We’re seeing robotic process automation come up in conversations around low-code/no-code automation IFTTT tools. While coding for RPA is possible, it’s far more common for it to be created involving low-code options like GUI where you drag/drop the steps into a single workflow, recording the process across different applications, and even “educating” bots from recordings.
One newer aspect of robotic process automation is known as RPA 2.0 or unattended/unassisted RPA. RPA 2.0 doesn’t require human interaction: it would run automatically. An example workflow is that the RPA logs into an application, executes the desired process, and then logs off. It’s a feature of Microsoft’s Power Automate UI flows that is currently in private preview.
Vendors using RPA
What vendors offer robotic process automation features right now?

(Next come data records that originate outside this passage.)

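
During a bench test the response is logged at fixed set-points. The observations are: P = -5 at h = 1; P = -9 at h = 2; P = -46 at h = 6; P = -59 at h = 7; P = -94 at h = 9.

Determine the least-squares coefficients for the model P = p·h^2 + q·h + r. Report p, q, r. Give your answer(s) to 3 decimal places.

Entries of AᵀA: Σh^2·h^2 = 10275, Σh^2·h = 1297, Σh^2 = 171, Σh·h = 171, Σh = 25, Σ1 = 5.
And Σh^2·P = -12202, Σh·P = -1558, ΣP = -213.
AᵀA·[p, q, r]ᵀ = AᵀP becomes [[10275, 1297, 171]; [1297, 171, 25]; [171, 25, 5]]·[p, q, r]ᵀ = [-12202, -1558, -213]ᵀ.
Row-reducing yields p = -324/323, q = -41/38, r = -1873/646.

p = -1.003, q = -1.079, r = -2.899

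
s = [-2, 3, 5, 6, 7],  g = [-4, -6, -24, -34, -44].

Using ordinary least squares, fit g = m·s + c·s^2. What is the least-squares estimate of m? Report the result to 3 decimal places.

m = 0.206

XᵀX·[m, c]ᵀ = Xᵀg reads: 123·m + 703·c = -642;  703·m + 4419·c = -4050.
(Σs·s = 123, Σs·s^2 = 703, Σs^2·s^2 = 4419, Σs·g = -642, Σs^2·g = -4050.)
det = 123·4419 − 703² = 49328.
m = ((-642)·4419 − 703·(-4050))/49328 = 1269/6166; c = (123·(-4050) − 703·(-642))/49328 = -5853/6166.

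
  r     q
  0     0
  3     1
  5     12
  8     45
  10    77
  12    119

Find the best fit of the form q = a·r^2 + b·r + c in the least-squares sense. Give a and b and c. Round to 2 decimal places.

The normal system AᵀA·[a, b, c]ᵀ = Aᵀq is [[35538, 3392, 342]; [3392, 342, 38]; [342, 38, 6]]·[a, b, c]ᵀ = [28025, 2621, 254]ᵀ.
Inverting the 3×3 Gram matrix, [a, b, c]ᵀ = [65821/61358, -183373/61358, 3527/30679]ᵀ.

a = 1.07, b = -2.99, c = 0.11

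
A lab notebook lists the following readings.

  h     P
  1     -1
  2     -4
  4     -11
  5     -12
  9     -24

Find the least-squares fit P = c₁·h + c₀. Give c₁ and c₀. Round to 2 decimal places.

c₁ = -2.85, c₀ = 1.57

The normal equations are: 127·c₁ + 21·c₀ = -329;  21·c₁ + 5·c₀ = -52.
(Σh·h = 127, Σh = 21, Σ1 = 5, Σh·P = -329, ΣP = -52.)
Determinant 127·5 − 21² = 194.
c₁ = ((-329)·5 − 21·(-52))/194 = -553/194; c₀ = (127·(-52) − 21·(-329))/194 = 305/194.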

There are plenty of RPA-focused vendors out there, such as UI Path and Automation Anywhere, which connect to the various services out there, some even partner with larger organizations, e.g., IBM and Automation Anywhere. Microsoft added RPA to Power Automate, but it’s not clear what other EUC vendors specifically offer right now. It’s likely a matter of time before Citrix or VMware add this functionality to their workflow apps (VMware has posted at least one RPA-involved job listing that’s active of the time of this article). VMware did tell me that it’s something they’re considering for the future.
Personally, I find RPA to be an interesting answer on how to move to largely modern processes while still using those legacy applications you can’t abandon just yet (if ever). Plus, you’re recording your actions and having a bot repeat that! With a lot of focus around modernizing (e.g., moving to the cloud, going passwordless, etc.), it’s good to see automation connecting with crappy, old apps unlikely to see improvement and bringing some sense of modernization to them.